The 18-strong board of the world's second-largest steelmaker met at the company's headquarters in Luxembourg on Sunday to decide on their response to the unsolicited bid, made on Friday by the No 1 steelmaker.
They recommended to shareholders not to tender their shares in the proposed offer by the Rotterdam-based steel giant, which is 88 per cent owned by Indian-born Laskhmi Mittal, the world's third richest man.
They also expressed their concern about the "severe consequences" Mittal's proposal could have on the group, its shareholders, employees and customers, Arcelor said.
Arcelor said it would hold a press conference on Monday in Paris where it plans to give further details about how it will fight off Mittal's unwanted advances.
"We are going to stay Arcelor," board member John Castegnaro told reporters after the meeting. "We have a very strong case," he added, declining to comment further on how its defence would be deployed.
A Mittal spokesman said the company would hold a news conference with its chief executive on Monday at 1030 GMT in Paris.

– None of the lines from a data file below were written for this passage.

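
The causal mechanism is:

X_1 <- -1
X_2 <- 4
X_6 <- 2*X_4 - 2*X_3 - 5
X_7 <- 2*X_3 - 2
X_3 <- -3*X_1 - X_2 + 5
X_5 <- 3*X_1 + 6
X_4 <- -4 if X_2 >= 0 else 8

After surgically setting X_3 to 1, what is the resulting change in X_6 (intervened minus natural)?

The intervention breaks the incoming arrows to X_3: X_3 <- -3*X_1 - X_2 + 5 no longer applies, and X_3 = 1.
X_4 = -4 if X_2 >= 0 else 8  [with X_2=4]  = -4
X_6 = 2*X_4 - 2*X_3 - 5  [with X_4=-4, X_3=1]  = -15
Without intervention: X_3 = -3*X_1 - X_2 + 5  [with X_1=-1, X_2=4]  = 4; X_4 = -4 if X_2 >= 0 else 8  [with X_2=4]  = -4; X_6 = 2*X_4 - 2*X_3 - 5  [with X_4=-4, X_3=4]  = -21.
Change = -15 − (-21) = 6.

6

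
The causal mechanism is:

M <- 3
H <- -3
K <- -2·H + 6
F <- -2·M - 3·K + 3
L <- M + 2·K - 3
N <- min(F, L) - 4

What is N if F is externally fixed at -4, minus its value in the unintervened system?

Under do(F=-4), the mechanism F <- -2·M - 3·K + 3 is discarded; F is fixed at -4.
K = -2·H + 6  [with H=-3]  = 12
L = M + 2·K - 3  [with M=3, K=12]  = 24
N = min(F, L) - 4  [with F=-4, L=24]  = -8
Without intervention: K = -2·H + 6  [with H=-3]  = 12; F = -2·M - 3·K + 3  [with M=3, K=12]  = -39; L = M + 2·K - 3  [with M=3, K=12]  = 24; N = min(F, L) - 4  [with F=-39, L=24]  = -43.
Change = -8 − (-43) = 35.

35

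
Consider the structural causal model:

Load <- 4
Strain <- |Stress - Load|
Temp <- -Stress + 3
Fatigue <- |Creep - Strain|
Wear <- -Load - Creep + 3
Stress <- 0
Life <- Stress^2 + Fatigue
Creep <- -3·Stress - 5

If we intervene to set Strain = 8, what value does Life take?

13

The intervention breaks the incoming arrows to Strain: Strain <- |Stress - Load| no longer applies, and Strain = 8.
Creep = -3·Stress - 5  [with Stress=0]  = -5
Fatigue = |Creep - Strain|  [with Creep=-5, Strain=8]  = 13
Life = Stress^2 + Fatigue  [with Stress=0, Fatigue=13]  = 13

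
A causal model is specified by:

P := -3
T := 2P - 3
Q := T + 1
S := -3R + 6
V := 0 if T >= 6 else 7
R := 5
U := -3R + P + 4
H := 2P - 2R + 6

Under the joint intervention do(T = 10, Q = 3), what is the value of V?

0

Under do(T = 10, Q = 3), each intervened variable's structural equation is replaced by its fixed value.
V = 0 if T >= 6 else 7  [with T=10]  = 0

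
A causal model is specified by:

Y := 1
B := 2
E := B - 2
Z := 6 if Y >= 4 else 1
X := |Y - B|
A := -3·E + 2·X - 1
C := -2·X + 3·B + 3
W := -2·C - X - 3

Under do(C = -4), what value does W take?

4

do(C=-4) replaces the equation C := -2·X + 3·B + 3 with the constant C = -4.
X = |Y - B|  [with Y=1, B=2]  = 1
W = -2·C - X - 3  [with C=-4, X=1]  = 4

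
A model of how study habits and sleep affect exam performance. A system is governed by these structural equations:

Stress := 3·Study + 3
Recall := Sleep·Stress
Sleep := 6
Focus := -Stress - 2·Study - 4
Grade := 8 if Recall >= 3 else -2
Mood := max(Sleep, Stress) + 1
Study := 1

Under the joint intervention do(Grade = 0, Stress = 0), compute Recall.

Setting Grade = 0, Stress = 0 by intervention discards those variables' equations.
Recall = Sleep·Stress  [with Sleep=6, Stress=0]  = 0

0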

Mittal said on Friday it was offering 28.21 euros a share, a 27 per cent premium to Arcelor's closing price on Thursday.
Arcelor's shares jumped as much as 41 percent to a high of 31.29 euros ($38.11) before closing on Friday at a record 28.5 euros, up more than 28 percent, on speculation Mittal would have to raise its bid.
Mittal rallied 6 per cent to a 10-month high of 27.6 euros on the Amsterdam exchange amid a surge in European shares.
JEWEL IN THE CROWN
Luxembourg's government also spoke out against the deal on Sunday, expressing its concern about how it would affect the state's 5.62 per cent stake in the company, arguably the jewel in the crown of the country's economy.

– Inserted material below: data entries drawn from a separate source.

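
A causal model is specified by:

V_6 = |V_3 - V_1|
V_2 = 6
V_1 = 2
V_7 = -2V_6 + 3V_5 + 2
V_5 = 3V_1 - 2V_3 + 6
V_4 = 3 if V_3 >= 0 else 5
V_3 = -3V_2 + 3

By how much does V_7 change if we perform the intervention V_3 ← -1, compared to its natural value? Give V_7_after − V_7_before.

The intervention breaks the incoming arrows to V_3: V_3 = -3V_2 + 3 no longer applies, and V_3 = -1.
V_5 = 3V_1 - 2V_3 + 6  [with V_1=2, V_3=-1]  = 14
V_6 = |V_3 - V_1|  [with V_3=-1, V_1=2]  = 3
V_7 = -2V_6 + 3V_5 + 2  [with V_6=3, V_5=14]  = 38
Without intervention: V_3 = -3V_2 + 3  [with V_2=6]  = -15; V_5 = 3V_1 - 2V_3 + 6  [with V_1=2, V_3=-15]  = 42; V_6 = |V_3 - V_1|  [with V_3=-15, V_1=2]  = 17; V_7 = -2V_6 + 3V_5 + 2  [with V_6=17, V_5=42]  = 94.
Change = 38 − 94 = -56.

-56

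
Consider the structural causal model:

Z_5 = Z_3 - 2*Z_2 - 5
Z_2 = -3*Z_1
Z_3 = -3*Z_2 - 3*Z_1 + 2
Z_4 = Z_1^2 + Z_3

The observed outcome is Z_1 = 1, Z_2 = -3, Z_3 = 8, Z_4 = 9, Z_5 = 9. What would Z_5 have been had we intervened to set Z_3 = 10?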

Arcelor, which was created in 2002 by the merger of Spain's Acerlia, Luxembourg's Arbed and France's Usinor, was the third largest employer in Luxembourg in 2005.
"The ministers expressed their concern over the apparent hostile nature of the Mittal bid and the absence of prior consultation with the Luxembourg government and the management of Arcelor," the government said in a statement.
It added that there were no precise details in Mittal's offer about the future role of the Luxembourg state and "the maintenance of the strong guarantees given by Arcelor in terms of employment and investment in Luxembourg."
France also spoke out on Sunday with French Finance Minister Thierry Breton saying he would ask Mittal for details of the bid at a meeting on Monday.
"I am very surprised by (Mittal's) way of proceeding," he told LCI television in an interview.
Arcelor employed about 94,000 globally, including more than 77,000 in Europe, as of the end of December 2004.
Mittal offered cash and shares to create a company capable of producing 100 million tonnes of steel and reaping annual sales of more than $69 billion.
The group would be three times the size of its nearest rival Nippon Steel.
Analysts see the bid by Mittal as a way of addressing oversupply in the steel industry and it is widely expected to prompt consolidation in the sector.